According to an Ipsos poll conducted in March 2015, Jobbik was backed by 18% of the respondents, or 1.5 million people, second only to Fidesz, which was favoured by 1.7 million people or 21% of respondents. The nearest left-wing party was the Social Democrats, with 1 million supporters.
Jobbik’s support increases with every new poll, while that of Fidesz shrinks and the social democrats stagnate.
The Hungarian and European press have reacted to the rise of Jobbik with dismay but at the same time they downplay its racism. The Budapest Times stated:
Research does not indicate rising anti-Semitism and racism in Hungary as the driving force of Jobbik’s current rise and success.

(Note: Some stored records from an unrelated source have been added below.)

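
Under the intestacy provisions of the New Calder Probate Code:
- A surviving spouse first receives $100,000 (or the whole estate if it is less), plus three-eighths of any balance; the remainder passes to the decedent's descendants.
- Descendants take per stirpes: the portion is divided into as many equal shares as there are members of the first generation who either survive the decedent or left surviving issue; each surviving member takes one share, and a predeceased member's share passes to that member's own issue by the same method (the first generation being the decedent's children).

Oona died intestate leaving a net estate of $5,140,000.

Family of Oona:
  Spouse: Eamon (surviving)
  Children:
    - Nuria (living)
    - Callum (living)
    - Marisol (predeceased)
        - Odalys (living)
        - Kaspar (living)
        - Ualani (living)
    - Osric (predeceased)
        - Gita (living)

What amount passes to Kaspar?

Eamon first takes $100,000, leaving a balance of $5,040,000. Eamon then takes three-eighths of the balance ($1,890,000), for a total of $1,990,000. The remaining $3,150,000 passes to the descendants.
The descendants' portion ($3,150,000) is divided into 4 shares of $787,500: Nuria and Callum each take $787,500; Marisol's $787,500 share passes to Marisol's issue; Osric's $787,500 share passes to Osric's issue.
Marisol's share ($787,500) is divided into 3 shares of $262,500: Odalys, Kaspar, and Ualani each take $262,500.
Osric's share ($787,500) passes entirely to Gita.

Kaspar receives $262,500.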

Jobbik is growing for a number of reasons: the weakness of the left, the corruption of the mainstream parties, but most of all it taps into the anti-Roma racism and anti-Semitic hatred that is eating away at the heart of Hungarian society.
It was research into the growth of racism that brought me to Hungary. While most of the surveys I have looked at are of little interest to readers of this blog, some of the raw data we have accumulated make for depressing reading.
• In a survey of nearly 1,000 students, 52% said they would not sit next to a Roma student.
• 58% of those surveyed agreed with the statement: “The Roma are responsible for most of the crime in Hungary.”
• 61% agreed with the statement: “Unemployment levels are high among Roma communities is because they are lazy.”
There are around 700,000 Roma living in Hungary — about 7% of the population.
• In a survey of 18-30 year olds only 4% knew what the Holocaust was.
• 64% agreed with the statement Jews are too powerful in business.
• A poll released last week claimed that between 15 and 20% of Hungarians could be considered to be “extreme anti-Semites”, and up to one third of the population hold prejudices against the Jewish community.
• A poll conducted on behalf of the European Parliament discovered that 19% of Hungarians accept Holocaust denial theories.
• Of those polled it was found that anti-Semitism was stronger in the capital Budapest than rural areas and more prevalent amongst students than manual workers (C2).
There is considerable debate and discussion about the number of Jews in present-day Hungary. Estimates range from as high 120,000 to as low as 35,000.
Jobbik both feeds off this racism and encourages it. It also benefits from a wider virulently racist, nationalistic culture. This culture is being cultivated by the Fidesz government — a government that is using racism to break the spine of Hungarian democracy, one vertebra at a time.